Madison Mercado: How did you get into the idea of cats and their power?
Stephanie Schorow: Cats are something that’s grown with me. I was a cat naysayer actually during the ‘80s, I didn’t get cats until the ‘90s. As a naysayer I would say they’re kind of silly and they’re selfish and stuff like that. But then I was adopted by a cat. There’s a meme going around about the cat distribution system, and the cat distribution system found me when a cat adopted me. In fact, I should say, while the women are not based on me, the cats are all based on real cats. They’re portraits of my cats. They get the full biography. So I was adopted by a cat and it was kind of almost a mystical experience to get adopted by a cat..
In the book, I reference, “Oh, my cat did something so cute. I wish I had a way of filming it.” And that was kind of a throw to the future when the whole Internet is cat videos. So, why cats? Why not? They are intriguing creatures. They’re intriguing animals, and they’re very good companions.
Madison Mercado: So you also helped bring back the COMmunicator this semester. How’s that been?
Stephanie Schorow: We have the website up and running, and we’re hoping that more students will get involved with it, particularly next semester. We’ve got some good stories up there already, and I think we’re going to have even more really great stories next semester. I’ve got a very good team of students who are working on it right now, and they’re very excited about what we’ll do. So I think that it will be a great place for the College of Communication to really shine, to really get a lot of information about its faculty, its programs, interesting people, and interesting projects. It’s just beginning, but it has a very bright future.

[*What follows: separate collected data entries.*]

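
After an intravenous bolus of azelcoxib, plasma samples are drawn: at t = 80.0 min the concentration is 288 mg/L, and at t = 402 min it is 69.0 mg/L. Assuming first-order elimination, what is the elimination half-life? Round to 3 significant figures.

156 minutes

k = ln(C₁/C₂) / (t₂ − t₁) = ln(288/69.0) / (402 − 80.0)
  = 1.429 / 322.0 = 0.004437 min⁻¹
t½ = ln 2 / k = ln 2 / 0.004437 ≈ 156 minutes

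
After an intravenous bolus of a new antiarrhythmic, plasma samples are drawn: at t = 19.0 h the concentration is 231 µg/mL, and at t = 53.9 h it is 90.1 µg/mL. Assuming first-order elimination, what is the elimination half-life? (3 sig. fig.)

25.7 hours

k = ln(C₁/C₂) / (t₂ − t₁) = ln(231/90.1) / (53.9 − 19.0)
  = 0.9415 / 34.90 = 0.02698 h⁻¹
t½ = ln 2 / k = ln 2 / 0.02698 ≈ 25.7 hours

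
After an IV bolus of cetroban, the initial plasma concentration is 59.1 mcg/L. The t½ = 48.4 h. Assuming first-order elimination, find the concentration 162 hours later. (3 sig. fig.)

k = ln 2 / 48.4 = 0.01432 h⁻¹
C(t) = C₀ e^(−kt) = 59.1 × e^(−0.01432 × 162) = 59.1 × e^(−2.320) = 59.1 × 0.09827 ≈ 5.81 mcg/L

5.81 mcg/L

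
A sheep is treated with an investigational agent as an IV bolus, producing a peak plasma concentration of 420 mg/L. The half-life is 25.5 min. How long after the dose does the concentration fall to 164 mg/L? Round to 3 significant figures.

34.6 minutes

k = ln 2 / 25.5 = 0.02718 min⁻¹
C(t) = C₀ e^(−kt)  ⇒  t = ln(C₀/C) / k
t = ln(420/164) / 0.02718 = 0.9404 / 0.02718 ≈ 34.6 minutes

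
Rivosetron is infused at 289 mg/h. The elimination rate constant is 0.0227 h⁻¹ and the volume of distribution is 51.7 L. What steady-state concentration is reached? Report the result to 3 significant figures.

246 µg/mL

CL = k · V = 0.0227 × 51.7 = 1.174 L/h
Css = rate / CL = 289 / 1.174 ≈ 246 µg/mL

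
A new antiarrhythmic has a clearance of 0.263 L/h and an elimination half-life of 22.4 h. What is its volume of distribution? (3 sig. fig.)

8.50 L

k = ln 2 / t½ = ln 2 / 22.4 = 0.03094 h⁻¹
V = CL / k = 0.263 / 0.03094 ≈ 8.50 L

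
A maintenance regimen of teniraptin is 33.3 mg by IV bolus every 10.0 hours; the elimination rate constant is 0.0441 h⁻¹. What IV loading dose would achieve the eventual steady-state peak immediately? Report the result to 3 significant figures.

Accumulation ratio R = 1 / (1 − e^(−kτ)) = 1 / (1 − e^(−0.04410×10.0)) = 1 / (1 − 0.6434) = 2.804
Loading dose = maintenance dose × R = 33.3 × 2.804 ≈ 93.4 mg

93.4 mg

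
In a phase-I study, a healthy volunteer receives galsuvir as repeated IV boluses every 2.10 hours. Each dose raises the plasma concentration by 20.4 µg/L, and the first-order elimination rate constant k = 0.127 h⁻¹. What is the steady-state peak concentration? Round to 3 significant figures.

87.1 µg/L

Fraction remaining after one interval: e^(−kτ) = e^(−0.1270 × 2.10) = 0.7659
R = 1 / (1 − 0.7659) = 4.272
Css,max = 20.4 × 4.272 ≈ 87.1 µg/L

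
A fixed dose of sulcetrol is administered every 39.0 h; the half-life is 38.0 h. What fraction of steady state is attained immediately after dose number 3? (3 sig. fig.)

k = ln 2 / 38.0 = 0.01824 h⁻¹
f_n = 1 − e^(−nkτ) = 1 − e^(−3 × 0.01824 × 39.0) = 1 − e^(−2.134) = 1 − 0.1183 ≈ 0.882

0.882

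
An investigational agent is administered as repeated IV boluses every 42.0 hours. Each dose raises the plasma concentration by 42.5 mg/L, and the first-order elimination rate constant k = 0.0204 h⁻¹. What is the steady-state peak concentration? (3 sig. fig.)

73.9 mg/L

Fraction remaining after one interval: e^(−kτ) = e^(−0.02040 × 42.0) = 0.4245
R = 1 / (1 − 0.4245) = 1.738
Css,max = 42.5 × 1.738 ≈ 73.9 mg/L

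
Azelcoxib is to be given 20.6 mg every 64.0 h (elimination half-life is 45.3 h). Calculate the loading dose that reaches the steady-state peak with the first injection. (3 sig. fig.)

33.0 mg

k = ln 2 / 45.3 = 0.01530 h⁻¹
Accumulation ratio R = 1 / (1 − e^(−kτ)) = 1 / (1 − e^(−0.01530×64.0)) = 1 / (1 − 0.3756) = 1.601
Loading dose = maintenance dose × R = 20.6 × 1.601 ≈ 33.0 mg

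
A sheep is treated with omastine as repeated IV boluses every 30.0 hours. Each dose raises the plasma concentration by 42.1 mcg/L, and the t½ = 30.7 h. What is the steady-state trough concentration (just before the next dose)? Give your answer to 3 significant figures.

43.5 mcg/L

k = ln 2 / 30.7 = 0.02258 h⁻¹
Fraction remaining after one interval: e^(−kτ) = e^(−0.02258 × 30.0) = 0.5080
R = 1 / (1 − 0.5080) = 2.032
Css,max = 42.1 × 2.032 = 85.56 mcg/L
Css,min = Css,max × e^(−kτ) = 85.56 × 0.5080 ≈ 43.5 mcg/L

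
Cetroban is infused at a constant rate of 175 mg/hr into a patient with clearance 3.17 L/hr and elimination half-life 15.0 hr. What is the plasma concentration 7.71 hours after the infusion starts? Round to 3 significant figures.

Css = rate / CL = 175 / 3.17 = 55.21 µg/mL
k = ln 2 / 15.0 = 0.04621 hr⁻¹
C(t) = Css (1 − e^(−kt)) = 55.21 × (1 − e^(−0.3563)) = 55.21 × 0.2997 ≈ 16.5 µg/mL

16.5 µg/mL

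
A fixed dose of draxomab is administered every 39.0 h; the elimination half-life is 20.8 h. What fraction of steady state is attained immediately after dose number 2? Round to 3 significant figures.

k = ln 2 / 20.8 = 0.03332 h⁻¹
f_n = 1 − e^(−nkτ) = 1 − e^(−2 × 0.03332 × 39.0) = 1 − e^(−2.599) = 1 − 0.07433 ≈ 0.926

0.926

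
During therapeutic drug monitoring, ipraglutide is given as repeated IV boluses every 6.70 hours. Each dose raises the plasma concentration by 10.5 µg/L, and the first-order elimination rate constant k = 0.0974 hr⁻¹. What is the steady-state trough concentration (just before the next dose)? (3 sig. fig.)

11.4 µg/L

Fraction remaining after one interval: e^(−kτ) = e^(−0.09740 × 6.70) = 0.5207
R = 1 / (1 − 0.5207) = 2.086
Css,max = 10.5 × 2.086 = 21.91 µg/L
Css,min = Css,max × e^(−kτ) = 21.91 × 0.5207 ≈ 11.4 µg/L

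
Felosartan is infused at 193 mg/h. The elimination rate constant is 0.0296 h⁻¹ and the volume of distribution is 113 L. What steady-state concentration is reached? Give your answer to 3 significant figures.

CL = k · V = 0.0296 × 113 = 3.345 L/h
Css = rate / CL = 193 / 3.345 ≈ 57.7 µg/mL

57.7 µg/mL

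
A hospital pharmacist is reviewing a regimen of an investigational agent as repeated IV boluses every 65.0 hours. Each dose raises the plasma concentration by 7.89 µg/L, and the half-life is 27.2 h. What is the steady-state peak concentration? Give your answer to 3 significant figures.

k = ln 2 / 27.2 = 0.02548 h⁻¹
Fraction remaining after one interval: e^(−kτ) = e^(−0.02548 × 65.0) = 0.1908
R = 1 / (1 − 0.1908) = 1.236
Css,max = 7.89 × 1.236 ≈ 9.75 µg/L

9.75 µg/L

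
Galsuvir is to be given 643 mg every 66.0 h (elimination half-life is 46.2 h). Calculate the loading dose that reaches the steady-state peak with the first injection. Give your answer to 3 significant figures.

1020 mg

k = ln 2 / 46.2 = 0.01500 h⁻¹
Accumulation ratio R = 1 / (1 − e^(−kτ)) = 1 / (1 − e^(−0.01500×66.0)) = 1 / (1 − 0.3715) = 1.591
Loading dose = maintenance dose × R = 643 × 1.591 ≈ 1020 mg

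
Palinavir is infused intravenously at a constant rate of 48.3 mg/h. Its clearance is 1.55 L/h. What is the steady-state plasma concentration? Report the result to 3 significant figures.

31.2 µg/mL

Css = infusion rate / CL = 48.3 / 1.55 ≈ 31.2 µg/mL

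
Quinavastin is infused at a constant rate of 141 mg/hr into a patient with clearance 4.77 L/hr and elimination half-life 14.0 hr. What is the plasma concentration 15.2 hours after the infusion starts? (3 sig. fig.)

15.6 µg/mL

Css = rate / CL = 141 / 4.77 = 29.56 µg/mL
k = ln 2 / 14.0 = 0.04951 hr⁻¹
C(t) = Css (1 − e^(−kt)) = 29.56 × (1 − e^(−0.7526)) = 29.56 × 0.5288 ≈ 15.6 µg/mL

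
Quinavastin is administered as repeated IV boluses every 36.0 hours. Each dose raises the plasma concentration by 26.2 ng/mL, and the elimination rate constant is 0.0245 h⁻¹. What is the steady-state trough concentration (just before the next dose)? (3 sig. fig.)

18.5 ng/mL

Fraction remaining after one interval: e^(−kτ) = e^(−0.02450 × 36.0) = 0.4140
R = 1 / (1 − 0.4140) = 1.706
Css,max = 26.2 × 1.706 = 44.71 ng/mL
Css,min = Css,max × e^(−kτ) = 44.71 × 0.4140 ≈ 18.5 ng/mL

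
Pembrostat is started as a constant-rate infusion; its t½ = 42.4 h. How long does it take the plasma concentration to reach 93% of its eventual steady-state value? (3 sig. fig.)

163 hours

k = ln 2 / 42.4 = 0.01635 h⁻¹
f = 1 − e^(−kt)  ⇒  t = −ln(1 − f) / k
t = −ln(1 − 0.93) / 0.01635 = 2.659 / 0.01635 ≈ 163 hours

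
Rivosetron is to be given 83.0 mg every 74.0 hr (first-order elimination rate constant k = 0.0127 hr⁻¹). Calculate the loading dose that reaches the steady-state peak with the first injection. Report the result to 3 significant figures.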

Madison Mercado: After being an instructor for the Summer Journalism Academy, how does working with high schoolers compare to college students now?
Stephanie Schorow: One thing I’ve noticed is the high school students were more willing to speak up and express opinions. And I don’t know if that’s because of COVID. I don’t know if that’s because a lot of the older students were more in an online class situation before. So my goal is to help students speak up, feel comfortable speaking up, and feel comfortable relating to each other. The high school students were more bubbly, and they had a lot of energy. They weren’t as skilled. There was a lot more hands-on teaching with them. But they were fun. They had a lot of energy and joy. And I think my current students do have that, but they’re less expressive about it.
My goal is to help them to feel free to speak out about their thoughts and feelings and opinions. I like hearing that. I like students who disagree with me. I really do. I really enjoy that kind of back and forth, even though they’re wrong – I’m kidding! But I love the back and forth of somebody who challenges anything I say or do. It’s helped me to question myself and to become a better teacher.
This Q&A was edited for length and clarity.